ABSTRACT

Ágnes Heller offers a distinctive notion of existential choice, which both relates her to and distinguishes her from the major thinkers of the existentialist tradition. She appreciates, in a genre she calls existential comedy, the most humane and some of the most accurate considerations of existential choice. Existential comedy’s dramatisation of existential choice offers a constructive focal point for taking in her wide-ranging oeuvre. Yet as Heller shows, existential comedies usually stage the failure, rather than the success, of existential choice. Especially in its superlative form in the stories of Franz Kafka, existential comedy detours the reflective process that seems inseparable from existential choice.
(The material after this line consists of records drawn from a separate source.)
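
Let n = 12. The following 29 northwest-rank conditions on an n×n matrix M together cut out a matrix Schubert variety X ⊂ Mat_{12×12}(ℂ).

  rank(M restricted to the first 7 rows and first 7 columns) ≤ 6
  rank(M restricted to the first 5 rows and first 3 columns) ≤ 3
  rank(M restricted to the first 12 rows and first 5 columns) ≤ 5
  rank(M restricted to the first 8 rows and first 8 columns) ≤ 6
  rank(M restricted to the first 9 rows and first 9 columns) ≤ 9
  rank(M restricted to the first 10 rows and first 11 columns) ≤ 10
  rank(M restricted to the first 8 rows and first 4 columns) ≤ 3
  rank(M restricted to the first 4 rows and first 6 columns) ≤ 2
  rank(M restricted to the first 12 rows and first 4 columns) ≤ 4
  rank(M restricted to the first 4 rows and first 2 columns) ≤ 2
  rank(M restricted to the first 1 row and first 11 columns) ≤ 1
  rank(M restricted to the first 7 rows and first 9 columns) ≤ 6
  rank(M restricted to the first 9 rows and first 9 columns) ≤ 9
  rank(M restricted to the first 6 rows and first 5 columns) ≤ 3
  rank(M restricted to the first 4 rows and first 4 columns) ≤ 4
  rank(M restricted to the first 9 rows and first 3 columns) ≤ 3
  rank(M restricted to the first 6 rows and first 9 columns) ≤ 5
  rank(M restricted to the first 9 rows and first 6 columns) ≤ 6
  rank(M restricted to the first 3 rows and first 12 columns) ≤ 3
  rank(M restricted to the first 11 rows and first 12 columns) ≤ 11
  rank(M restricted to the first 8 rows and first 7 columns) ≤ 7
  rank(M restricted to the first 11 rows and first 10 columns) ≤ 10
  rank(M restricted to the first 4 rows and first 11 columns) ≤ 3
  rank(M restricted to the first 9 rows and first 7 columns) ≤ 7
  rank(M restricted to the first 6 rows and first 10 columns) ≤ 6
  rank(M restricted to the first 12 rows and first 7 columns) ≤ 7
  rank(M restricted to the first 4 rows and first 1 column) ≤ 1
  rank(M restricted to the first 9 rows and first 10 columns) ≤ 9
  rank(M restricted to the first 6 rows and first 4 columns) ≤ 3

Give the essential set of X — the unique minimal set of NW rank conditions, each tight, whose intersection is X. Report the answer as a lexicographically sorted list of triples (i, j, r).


Computing R[i][j] = min implied NW-rank bound (n=12, 29 conditions):

  1, 1, 1, 1, 1, 1, 1, 1, 1, 1, 1, 1
  1, 2, 2, 2, 2, 2, 2, 2, 2, 2, 2, 2
  1, 2, 2, 2, 2, 2, 3, 3, 3, 3, 3, 3
  1, 2, 2, 2, 2, 2, 3, 3, 3, 3, 3, 4
  1, 2, 3, 3, 3, 3, 4, 4, 4, 4, 4, 5
  1, 2, 3, 3, 3, 4, 5, 5, 5, 5, 5, 6
  1, 2, 3, 3, 4, 5, 6, 6, 6, 6, 6, 7
  1, 2, 3, 3, 4, 5, 6, 6, 7, 7, 7, 8
  1, 2, 3, 4, 5, 6, 7, 7, 8, 8, 8, 9
  1, 2, 3, 4, 5, 6, 7, 8, 9, 9, 9, 10
  1, 2, 3, 4, 5, 6, 7, 8, 9, 10, 10, 11
  1, 2, 3, 4, 5, 6, 7, 8, 9, 10, 11, 12

giving w = (1, 2, 7, 12, 3, 6, 5, 9, 4, 8, 10, 11) via Δ²R.

ℓ(w)=17; the 5 essential cells (i,j,r):

[(4, 6, 2), (4, 11, 3), (6, 5, 3), (8, 4, 3), (8, 8, 6)]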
Kafka’s stories often portray the absurdity of reflection in a world too accidental for rational mastery or anything more than a perverted universality. In them, Heller locates how issues of control and dependency cut to the core of both everyday life and of our attempts – reasonable, mystical, doomed, or hopeful – to understand and remake it. Where the Kantian presentation of reflective judgment locates human freedom with the unity of reason, and the Kierkegaardian critique of reflection suggests a leap of faith into the relational condition of reflection, Heller wagers that human possibility can be developed in the regulative sphere between alternatives. She suggests that Kafka’s existential comedies stage an imaginative possibility beneath even the ‘equilibrium of hope and despair’, granting us the opportunity to reflect upon this regulative sphere and the promise it holds.